Closed mcshih closed 10 months ago
Hi, this experiment is done by taking the newly initialized HQ-token and compute its dot product with the original pre-trained output token in SAM. We will get a new output token from this dot product, and then we do the model tuning only on this new output token to predict the high-quality masks.
Thank you very much for your response, but unfortunately, my question remains unresolved. We understand that a token is a vector representation, and when performing a dot product operation on two vectors, we obtain a scalar, not a new output token. If possible, could you please provide further clarification or share some PyTorch code snapshots to help me better understand? Thank you very much.
Thanks for pointing out the typo mistake. It should be "element-wise product" (or Hadamard product) as here. There is no addition.
Thank you for your response. I have no further questions, and I will proceed to close the issue.

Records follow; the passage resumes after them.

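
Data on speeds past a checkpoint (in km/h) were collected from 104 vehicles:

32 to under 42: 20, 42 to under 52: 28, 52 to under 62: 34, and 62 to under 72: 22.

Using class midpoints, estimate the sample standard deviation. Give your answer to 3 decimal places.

Midpoints: 37, 47, 57, 67
n = 104, Σfm = 5468, mean = 52.5769
Σfm² = 298456
Σf(m − x̄)² = Σfm² − (Σfm)²/n = 298456 − 5468²/104 = 10965.3846
Sample variance = 10965.3846 / 103 = 106.4600
Standard deviation = √106.4600 = 10.3179

10.318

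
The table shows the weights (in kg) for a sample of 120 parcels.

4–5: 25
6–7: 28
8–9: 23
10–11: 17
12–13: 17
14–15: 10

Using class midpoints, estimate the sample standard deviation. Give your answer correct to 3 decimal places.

Midpoints: 4.5, 6.5, 8.5, 10.5, 12.5, 14.5
n = 120, Σfm = 1026, mean = 8.5500
Σfm² = 9984
Σf(m − x̄)² = Σfm² − (Σfm)²/n = 9984 − 1026²/120 = 1211.7000
Sample variance = 1211.7000 / 119 = 10.1824
Standard deviation = √10.1824 = 3.1910

3.191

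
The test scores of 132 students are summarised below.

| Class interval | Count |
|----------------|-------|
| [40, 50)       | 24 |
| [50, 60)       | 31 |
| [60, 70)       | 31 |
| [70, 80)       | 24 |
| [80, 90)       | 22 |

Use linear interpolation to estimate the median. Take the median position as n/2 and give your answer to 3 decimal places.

Cumulative frequencies: 24, 55, 86, 110, 132
n = 132; position = n/2 = 66.
This falls in the class [60, 70): L = 60, F = 55, f = 31, h = 10.
Median ≈ 60 + ((66 − 55) / 31) × 10 = 63.5484

63.548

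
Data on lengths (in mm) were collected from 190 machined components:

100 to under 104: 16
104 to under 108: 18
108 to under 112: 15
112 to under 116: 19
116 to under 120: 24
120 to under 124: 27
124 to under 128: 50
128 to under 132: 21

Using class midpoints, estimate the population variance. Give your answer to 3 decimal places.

Midpoints: 102, 106, 110, 114, 118, 122, 126, 130
n = 190, Σfm = 22512, mean = 118.4842
Σfm² = 2681880
Σf(m − x̄)² = Σfm² − (Σfm)²/n = 2681880 − 22512²/190 = 14563.4526
Population variance = 14563.4526 / 190 = 76.6498

76.650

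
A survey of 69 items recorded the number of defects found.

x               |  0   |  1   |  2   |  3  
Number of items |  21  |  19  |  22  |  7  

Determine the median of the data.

Cumulative frequencies: 21, 40, 62, 69
n = 69, so the median is the value in position (n+1)/2 = 35.
Position 35 falls at value 1.

1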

While reading your paper, I encountered a question. The row annotated in Table 2 appears to correspond to the following passage in the text: "computing the scaled dot product [18] between the original SAM’s output token and our HQ-Output token." Performing a dot product between two tokens results in a scalar. I am curious about how this scalar is used to generate the final output mask. Additionally, the citation [18] refers to "Visual Prompt Tuning," and this paper does not seem to mention the "scaled dot product," causing some confusion. Could you please provide specific details on how this experiment was conducted?